There is a sub plot involving Jack trying to build a house. He’s usually able to get a skeleton of a house completed, before he realizes it’s not what he wants and he has to start all over again. There is also a constant voice over in dialogue happening throughout the film between Jack and a mysterious man known as Verge (Bruno Ganz). Jack explains to Verge his methods and how he sees his victims as works of art, and the men sometimes have debates as to what makes great art.

Jack seems to find the beauty in the decay and death of humanity, and Von Trier emphasizes this point by juxtaposing it with images of the great monsters of history like Hitler or Mussolini showing their atrocities as works of art. It’s hard not to see this and not think back to the 2011 Cannes film festival where Von Trier made the tasteless joke of saying he sympathized with Hitler. Sometimes I felt this whole film was just him trying to explain what he meant by that comment.

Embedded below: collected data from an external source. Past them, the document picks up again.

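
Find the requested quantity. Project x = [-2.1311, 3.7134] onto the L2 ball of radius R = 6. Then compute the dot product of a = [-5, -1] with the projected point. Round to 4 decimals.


Step 1: Compute ||x|| (intermediates to 6 decimals).
||x|| = sqrt((-2.1311)^2 + 3.7134^2) = 4.281463
Step 2: Project.
Since ||x|| <= R, proj = x (no scaling needed).
proj(x) = [-2.1311, 3.7134]
Step 3: Dot product.
a^T * proj(x) = -5*(-2.1311) - 1*3.7134 = 6.9421


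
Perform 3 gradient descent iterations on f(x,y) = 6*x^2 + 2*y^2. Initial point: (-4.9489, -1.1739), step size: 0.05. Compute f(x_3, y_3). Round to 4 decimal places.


Gradient descent on f(x,y) = 6*x^2 + 2*y^2.
Starting point: (-4.9489, -1.1739), alpha = 0.05
Step 1: grad_x = 2*6*-4.9489 = -59.3868, grad_y = 2*2*-1.1739 = -4.6956
  x_1 = -4.9489 - 0.05*-59.3868 = -1.9796
  y_1 = -1.1739 - 0.05*-4.6956 = -0.9391
Step 2: grad_x = 2*6*-1.9796 = -23.7547, grad_y = 2*2*-0.9391 = -3.7565
  x_2 = -1.9796 - 0.05*-23.7547 = -0.7918
  y_2 = -0.9391 - 0.05*-3.7565 = -0.7513
Step 3: grad_x = 2*6*-0.7918 = -9.5019, grad_y = 2*2*-0.7513 = -3.0052
  x_3 = -0.7918 - 0.05*-9.5019 = -0.3167
  y_3 = -0.7513 - 0.05*-3.0052 = -0.601
f(-0.3167, -0.601) = 6*(-0.3167)^2 + 2*(-0.601)^2 = 1.3244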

It became abundantly clear that the character of Jack is a bit of a conduit to explain Von Trier’s cinema to us. Jack’s atrocities are like Von Trier’s aesthetic, shocking, violent and dehumanizing. Jack can’t finish his house because he can’t work with the conventional tools, his home is a world of rotting corpses which he can mold into whatever he wants, for him that’s where he finds his art.

The House That Jack Built

Von Trier is kind of doing the same thing with his films, he even makes it even blatantly clear when he inserts scenes from his own earlier films into this one as Jack is talking about his love for the grotesque and decay of the world. There is a sense that he’s aware of his misdeeds, but he’s careful not to condemn them. If anything he might show a need to move past these ideas as might be hinted in the film’s final moments and the cheeky use of the song “Hit the Road Jack” in the end credits.

The problem of this self-awareness is it lacks any real insight, Von Trier rejects any change, he would rather wallow in human misery. Take his treatment towards women in the film. At one point Verge calls out Jack that his murders tend to favor women and they are depicted as ignorant and stupid. Jack states that women are easier to manipulate and fool even though he says he murders men equally.

This seemed to me the meanderings of an unapologetic misogynist and narcissist. Coming from the mouth of a serial killer, it could be taken in context of the character, but by this time it’s so obvious Jack is Von Trier’s mouthpiece, it feels more like a clear confession by the director on his own thoughts on women.

The House That Jack Built has few redeeming qualities. Save for a brilliant performance by Matt Dillon, who, had he been given a real character to work with and not variations of the Von Trier psyche, one wonders what he could’ve done with it.

Looking back at the film, I am reminded of some of the great depictions of serial killers of past films such as Norman Bates, Hannibal Lecter, and Patrick Bateman, all of whom were more interesting than Jack. The difference being they were real characters and not manifestations of the male ego of its creator.

It might be speculative of me to insert Von Trier in the role of Jack, perhaps too much so. He is after all an artist who can take liberties, but there is such an apparent knowing, and audience winking in this film I feel the idea of a meta commentary isn’t so far-fetched. Von Trier is celebrating himself in every frame, it’s not about Jack, or the people he butchers, it’s about him.

The House That Jack Built

Everyone in the film is just a product of his own narcissism and ego that he has created. It’s his rules, his world, and we are meant to suffer with him. I wasn’t going to play his game, I suffered, but it was the same kind of suffering I felt from watching a speech by Donald Trump or one of his minions going on about how great he is. It’s an inflated male ego steering the boat, and we are meant to recognize his greatness and complexities, give me a break.

This will probably be the last film by  Von Trier I see, unless I get a real film critic job some day and I’m actually paid to go see one. I don’t find what he says to be all that profound, he is disappointed in the world and he wallows in its decay. If that’s what he wants to do, he certainly has that right, I also have the right to not be impressed and raise myself up from his depravity. I hope some day he’s able to do the same.